Remove variable and/or constraint elements from the Plan object parsed.

Parameters
  • plan (nemglo.planner.Plan) – Plan object to remove variable/constraints from.

  • name (str) – Variable or constraint name to remove. The identifier of a component object may also be used to remove that component entirely using all_assoc.

  • all_assoc (bool, optional) – Set as true to remove all associations of the name from the Plan object, in all variable and constraint attributes.

  • as_var (bool, optional) – Set as true to remove variable name from the variable attributes of Plan object, by default False.

  • as_objective_cost (bool, optional) – Set as true to remove variable name from the objective cost attributes of Plan object, by default False.

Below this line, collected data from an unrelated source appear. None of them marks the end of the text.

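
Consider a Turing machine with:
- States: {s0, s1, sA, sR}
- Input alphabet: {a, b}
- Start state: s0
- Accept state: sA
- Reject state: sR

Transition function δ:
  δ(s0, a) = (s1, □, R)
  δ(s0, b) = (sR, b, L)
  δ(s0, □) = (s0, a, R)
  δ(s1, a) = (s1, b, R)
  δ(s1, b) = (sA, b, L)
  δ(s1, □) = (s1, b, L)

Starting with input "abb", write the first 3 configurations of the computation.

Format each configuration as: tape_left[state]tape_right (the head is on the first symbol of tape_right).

Transitions applied:
Step 1: δ(s0, a) = (s1, □, R)
Step 2: δ(s1, b) = (sA, b, L)

The first 3 configurations are:
[s0]abb ⊢ □[s1]bb ⊢ [sA]□bb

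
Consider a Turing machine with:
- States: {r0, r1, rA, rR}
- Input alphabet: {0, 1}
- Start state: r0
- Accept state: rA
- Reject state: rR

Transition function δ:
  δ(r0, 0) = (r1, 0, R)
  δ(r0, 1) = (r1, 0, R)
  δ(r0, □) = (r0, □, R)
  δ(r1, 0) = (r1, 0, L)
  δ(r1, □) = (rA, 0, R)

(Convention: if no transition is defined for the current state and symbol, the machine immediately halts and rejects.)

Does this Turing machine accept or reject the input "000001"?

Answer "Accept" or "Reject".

Execution trace:
Initial: [r0]000001
Step 1: δ(r0, 0) = (r1, 0, R) → 0[r1]00001
Step 2: δ(r1, 0) = (r1, 0, L) → [r1]000001
Step 3: δ(r1, 0) = (r1, 0, L) → [r1]□000001
Step 4: δ(r1, □) = (rA, 0, R) → 0[rA]000001

The machine reaches the accept state rA and halts.

Answer: Accept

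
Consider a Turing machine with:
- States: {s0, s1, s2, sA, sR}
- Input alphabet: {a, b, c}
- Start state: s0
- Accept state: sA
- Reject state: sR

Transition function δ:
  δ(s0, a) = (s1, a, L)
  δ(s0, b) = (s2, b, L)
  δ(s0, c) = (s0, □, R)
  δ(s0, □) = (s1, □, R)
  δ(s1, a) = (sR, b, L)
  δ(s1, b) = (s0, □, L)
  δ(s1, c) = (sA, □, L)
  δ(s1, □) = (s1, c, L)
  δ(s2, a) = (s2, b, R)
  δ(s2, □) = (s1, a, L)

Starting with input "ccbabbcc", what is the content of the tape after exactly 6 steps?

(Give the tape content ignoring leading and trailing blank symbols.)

Execution trace:
Initial: [s0]ccbabbcc
Step 1: δ(s0, c) = (s0, □, R) → □[s0]cbabbcc
Step 2: δ(s0, c) = (s0, □, R) → □□[s0]babbcc
Step 3: δ(s0, b) = (s2, b, L) → □[s2]□babbcc
Step 4: δ(s2, □) = (s1, a, L) → [s1]□ababbcc
Step 5: δ(s1, □) = (s1, c, L) → [s1]□cababbcc
Step 6: δ(s1, □) = (s1, c, L) → [s1]□ccababbcc

After 6 steps, the tape (ignoring leading/trailing blanks) is: ccababbcc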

  • as_constr_lhs (bool, optional) – Set as true to remove constraint name from the LHS constraint attributes of Plan object, by default False.

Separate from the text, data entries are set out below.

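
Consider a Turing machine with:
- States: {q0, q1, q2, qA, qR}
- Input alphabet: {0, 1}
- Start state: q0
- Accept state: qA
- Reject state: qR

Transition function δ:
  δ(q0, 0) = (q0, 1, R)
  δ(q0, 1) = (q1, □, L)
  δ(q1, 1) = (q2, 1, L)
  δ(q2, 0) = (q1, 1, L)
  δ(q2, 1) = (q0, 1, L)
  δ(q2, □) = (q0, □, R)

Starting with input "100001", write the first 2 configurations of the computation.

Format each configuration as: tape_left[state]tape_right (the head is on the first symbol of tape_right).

Transitions applied:
Step 1: δ(q0, 1) = (q1, □, L)

The first 2 configurations are:
[q0]100001 ⊢ [q1]□□00001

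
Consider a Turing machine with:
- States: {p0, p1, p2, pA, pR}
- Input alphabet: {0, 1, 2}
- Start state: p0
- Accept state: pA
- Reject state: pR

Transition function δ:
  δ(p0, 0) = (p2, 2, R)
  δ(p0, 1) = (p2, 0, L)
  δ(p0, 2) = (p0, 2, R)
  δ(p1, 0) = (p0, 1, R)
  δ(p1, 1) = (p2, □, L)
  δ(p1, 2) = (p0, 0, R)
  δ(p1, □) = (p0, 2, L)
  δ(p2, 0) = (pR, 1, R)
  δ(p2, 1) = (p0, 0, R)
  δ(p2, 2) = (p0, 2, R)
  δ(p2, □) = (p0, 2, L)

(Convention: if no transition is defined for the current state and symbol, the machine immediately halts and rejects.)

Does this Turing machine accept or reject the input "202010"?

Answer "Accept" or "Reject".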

  • as_constr_rhs (bool, optional) – Set as true to remove constraint name from the RHS constraint attributes of Plan object, by default False

  • as_constr_rhs_dynamic (bool, optional) – Set as true to remove constraint name from the Dynamic RHS constraint attributes of Plan object, by default False.

  • as_constr_bigM (bool, optional) – Set as true to remove constraint name from the Big M constraint attributes of Plan object, by default False.

  • as_sos_2 (bool, optional) – Set as true to remove constraint name from the SOS Type 2 constraint attributes of Plan object, by default False.